Along the way, I had to write a function to compute the shortest safe path from point to point. During the initial construction, the nanobot sits right above the plane it is constructing so it has total freedom of movement. Once it has to pass through planes that may be filled, it needs to navigate around filled spots. In trying to optimize one failed algorithm, the Go profiler showed that the GetShortestPath function was consuming a huge amount of time with memory allocations, so I made it use more static data, but cleared out some things when they got too big.

After the lightning round was over, the task changed to have two additional types of problems - deconstructing an existing model, and transforming one model to another. For the deconstruction, I jokingly thought I could just reverse the trace file I generated. A minute later, I realized that's exactly what I wanted to do, and I had deconstruction working very quickly. I know in my mind that general approach to transforming would be to delete what doesn't need to be there and add what does, but in the end I just deconstructed the old and constructed the new. The last day of the contest was something of a waste for me. I tried a different approach where instead of just scanning, I would break the plane into blobs and figure out the optimal pattern for tracing through each blob. It generated much more efficient files, but took way more CPU, and as the problems got more complex, it couldn't complete them in a reasonable time. But then I realized that my original algorithm was moving around more than it needed to, and when I fixed that, it turned out to be about as efficient as the blob algorithm, but ran WAY faster.

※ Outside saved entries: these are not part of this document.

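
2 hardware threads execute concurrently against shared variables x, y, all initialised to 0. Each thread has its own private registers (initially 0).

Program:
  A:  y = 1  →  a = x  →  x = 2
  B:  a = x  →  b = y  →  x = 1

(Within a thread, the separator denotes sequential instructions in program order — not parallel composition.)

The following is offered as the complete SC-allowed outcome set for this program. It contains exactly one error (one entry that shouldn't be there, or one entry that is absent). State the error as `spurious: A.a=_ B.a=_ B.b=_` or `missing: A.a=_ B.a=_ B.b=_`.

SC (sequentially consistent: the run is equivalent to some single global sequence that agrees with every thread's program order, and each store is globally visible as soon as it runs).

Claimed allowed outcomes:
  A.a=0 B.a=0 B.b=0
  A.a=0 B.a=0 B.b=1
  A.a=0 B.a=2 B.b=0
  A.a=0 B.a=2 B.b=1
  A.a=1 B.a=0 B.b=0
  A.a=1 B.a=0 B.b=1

outcome vector order: (A.a,B.a,B.b)
SC (5): <0 0 0>; <0 0 1>; <0 2 1>; <1 0 0>; <1 0 1>
claimed∖SC = {<0 2 0>}

spurious: A.a=0 B.a=2 B.b=0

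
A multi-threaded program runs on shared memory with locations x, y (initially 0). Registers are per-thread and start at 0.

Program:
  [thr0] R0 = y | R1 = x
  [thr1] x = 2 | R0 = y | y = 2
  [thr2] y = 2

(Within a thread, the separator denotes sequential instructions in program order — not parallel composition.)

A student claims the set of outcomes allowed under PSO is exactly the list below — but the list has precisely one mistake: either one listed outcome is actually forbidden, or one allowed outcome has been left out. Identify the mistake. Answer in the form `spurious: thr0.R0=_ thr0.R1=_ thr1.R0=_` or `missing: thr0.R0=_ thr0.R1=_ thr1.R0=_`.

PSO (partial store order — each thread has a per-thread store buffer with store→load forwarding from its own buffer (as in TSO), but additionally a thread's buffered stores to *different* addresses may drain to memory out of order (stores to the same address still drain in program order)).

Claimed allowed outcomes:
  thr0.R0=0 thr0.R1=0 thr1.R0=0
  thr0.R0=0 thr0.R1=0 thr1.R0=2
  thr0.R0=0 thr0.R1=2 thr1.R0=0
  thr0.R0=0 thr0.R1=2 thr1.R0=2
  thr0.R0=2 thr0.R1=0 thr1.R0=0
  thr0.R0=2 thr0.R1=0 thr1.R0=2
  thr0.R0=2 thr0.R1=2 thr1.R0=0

missing: thr0.R0=2 thr0.R1=2 thr1.R0=2

outcome vector order: (thr0.R0,thr0.R1,thr1.R0)
[PSO] allowed = {(0,0,0) (0,0,2) (0,2,0) (0,2,2) (2,0,0) (2,0,2) (2,2,0) (2,2,2)}
PSO∖claimed = {(2,2,2)}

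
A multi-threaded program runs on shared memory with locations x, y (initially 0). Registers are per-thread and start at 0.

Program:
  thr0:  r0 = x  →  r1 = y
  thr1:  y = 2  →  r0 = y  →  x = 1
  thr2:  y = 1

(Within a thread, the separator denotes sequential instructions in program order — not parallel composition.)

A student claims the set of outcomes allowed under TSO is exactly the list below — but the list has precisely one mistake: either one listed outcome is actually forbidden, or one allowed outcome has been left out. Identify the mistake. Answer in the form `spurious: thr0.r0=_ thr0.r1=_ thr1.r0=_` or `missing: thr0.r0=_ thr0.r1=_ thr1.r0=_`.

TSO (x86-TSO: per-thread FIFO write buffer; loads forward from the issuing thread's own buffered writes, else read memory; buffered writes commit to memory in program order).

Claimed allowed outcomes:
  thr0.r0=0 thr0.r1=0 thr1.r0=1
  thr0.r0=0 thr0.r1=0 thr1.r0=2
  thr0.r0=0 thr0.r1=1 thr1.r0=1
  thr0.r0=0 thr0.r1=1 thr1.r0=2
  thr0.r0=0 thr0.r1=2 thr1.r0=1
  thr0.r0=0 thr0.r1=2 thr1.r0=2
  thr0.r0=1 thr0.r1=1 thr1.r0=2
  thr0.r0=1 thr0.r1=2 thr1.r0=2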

These are the things about Go that helped me:

  • Easy byte file I/O The model files you have to read, and the trace files you write are all bytes. I just use ioutil.ReadFile and ioutil.WriteFile to read and write them.
  • Easy array and slice access and manipulation This is where I get a bit away from the functional part, since I do mutate state quite a bit. I could have done this fairly easily in OCaml, too.
  • Predictability This isn't so much a plus for Go as a knock on Haskell. While Haskell's purity makes it much easier to reason about functions, its laziness can make it harder to reason about the time and space performance. I say this having happily used Haskell in past contests, but have occasionally had these problems.
  • GoLand I often use Emacs for OCaml and Haskell, sometimes Vim, but I really prefer GoLand (with a Vim plugin). It has great navigation and refactoring.

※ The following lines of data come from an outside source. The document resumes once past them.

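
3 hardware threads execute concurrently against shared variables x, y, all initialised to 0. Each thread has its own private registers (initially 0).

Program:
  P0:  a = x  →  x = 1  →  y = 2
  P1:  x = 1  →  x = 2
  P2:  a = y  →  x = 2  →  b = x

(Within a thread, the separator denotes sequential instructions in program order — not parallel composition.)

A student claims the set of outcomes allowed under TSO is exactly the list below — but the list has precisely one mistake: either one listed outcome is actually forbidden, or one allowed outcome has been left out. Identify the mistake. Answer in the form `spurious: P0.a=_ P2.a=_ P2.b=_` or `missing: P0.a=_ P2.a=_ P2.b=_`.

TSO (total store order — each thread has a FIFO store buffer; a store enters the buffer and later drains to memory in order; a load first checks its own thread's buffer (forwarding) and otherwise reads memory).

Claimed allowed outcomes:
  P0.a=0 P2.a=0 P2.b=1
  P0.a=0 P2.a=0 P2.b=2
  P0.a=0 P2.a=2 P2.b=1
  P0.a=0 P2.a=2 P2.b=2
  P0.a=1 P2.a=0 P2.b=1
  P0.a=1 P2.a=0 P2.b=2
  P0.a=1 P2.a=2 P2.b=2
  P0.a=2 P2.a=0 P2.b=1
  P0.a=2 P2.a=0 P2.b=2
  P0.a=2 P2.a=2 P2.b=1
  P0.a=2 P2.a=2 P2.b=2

outcome vector order: (P0.a,P2.a,P2.b)
TSO: 10 outcomes — {<0 0 1>, <0 0 2>, <0 2 1>, <0 2 2>, <1 0 1>, <1 0 2>, <1 2 2>, <2 0 1>, <2 0 2>, <2 2 2>}
claimed∖TSO = {<2 2 1>}

spurious: P0.a=2 P2.a=2 P2.b=1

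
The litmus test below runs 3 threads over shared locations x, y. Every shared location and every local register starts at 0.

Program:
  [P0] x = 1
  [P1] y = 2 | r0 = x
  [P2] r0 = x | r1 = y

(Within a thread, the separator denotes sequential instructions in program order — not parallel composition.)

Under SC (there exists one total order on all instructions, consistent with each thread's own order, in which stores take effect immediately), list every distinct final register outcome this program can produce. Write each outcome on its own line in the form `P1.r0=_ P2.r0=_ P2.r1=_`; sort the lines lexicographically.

outcome vector order: (P1.r0,P2.r0,P2.r1)
|SC outcomes| = 7

P1.r0=0 P2.r0=0 P2.r1=0
P1.r0=0 P2.r0=0 P2.r1=2
P1.r0=0 P2.r0=1 P2.r1=2
P1.r0=1 P2.r0=0 P2.r1=0
P1.r0=1 P2.r0=0 P2.r1=2
P1.r0=1 P2.r0=1 P2.r1=0
P1.r0=1 P2.r0=1 P2.r1=2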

  • These are the things about Go that I wish were different:

  • No variant data types I often want to define something like a set of commands as a variant data type. The Go way to do that is to define separate structs and switch on the type. It's doable, but ugly, and not very typesafe (you can't detect unhandled cases).
  • No destructing bind and no tuples Yes, Go does let you return multiple values and bind the results, but I also want to have lists of tuples and such and be able to bind values from them, or to destructure the components of a struct in the function declaration.


  • So overall, I like Go, but miss features from some functional languages. I think there's an aspect to my feelings about Go that are similar to how I felt about Java in 1996. I was doing mostly C++ in 1996, and Java made a lot of things easier - no more copy constructor semantics, simple collections (this was back when STL was still new and not uniformly implemented), programs crashed with reasonable exceptions instead of Bus Error or Segmentation Fault. It took a while for the verbosity of the language (or lack of expressiveness to be more apparent). One of my pet peeves is that you still can't just declare a map like { "foo": "bar", "baz": "quux" }. I feel that way with Go. I used it to replace some Python programs at first. I love that I can build for all platforms from one machine. I love having a single static binary (usually). It's good that it doesn't take long to learn the language. It interfaces well with the operating system. But, I know that over time, I will get more frustrated with how much I have to do manually (or have to write myself - map, fold, filter for example). There are no generics.

    Anyway, regardless of what language I use, I'm looking forward to the 2019 ICFP Programming Contest!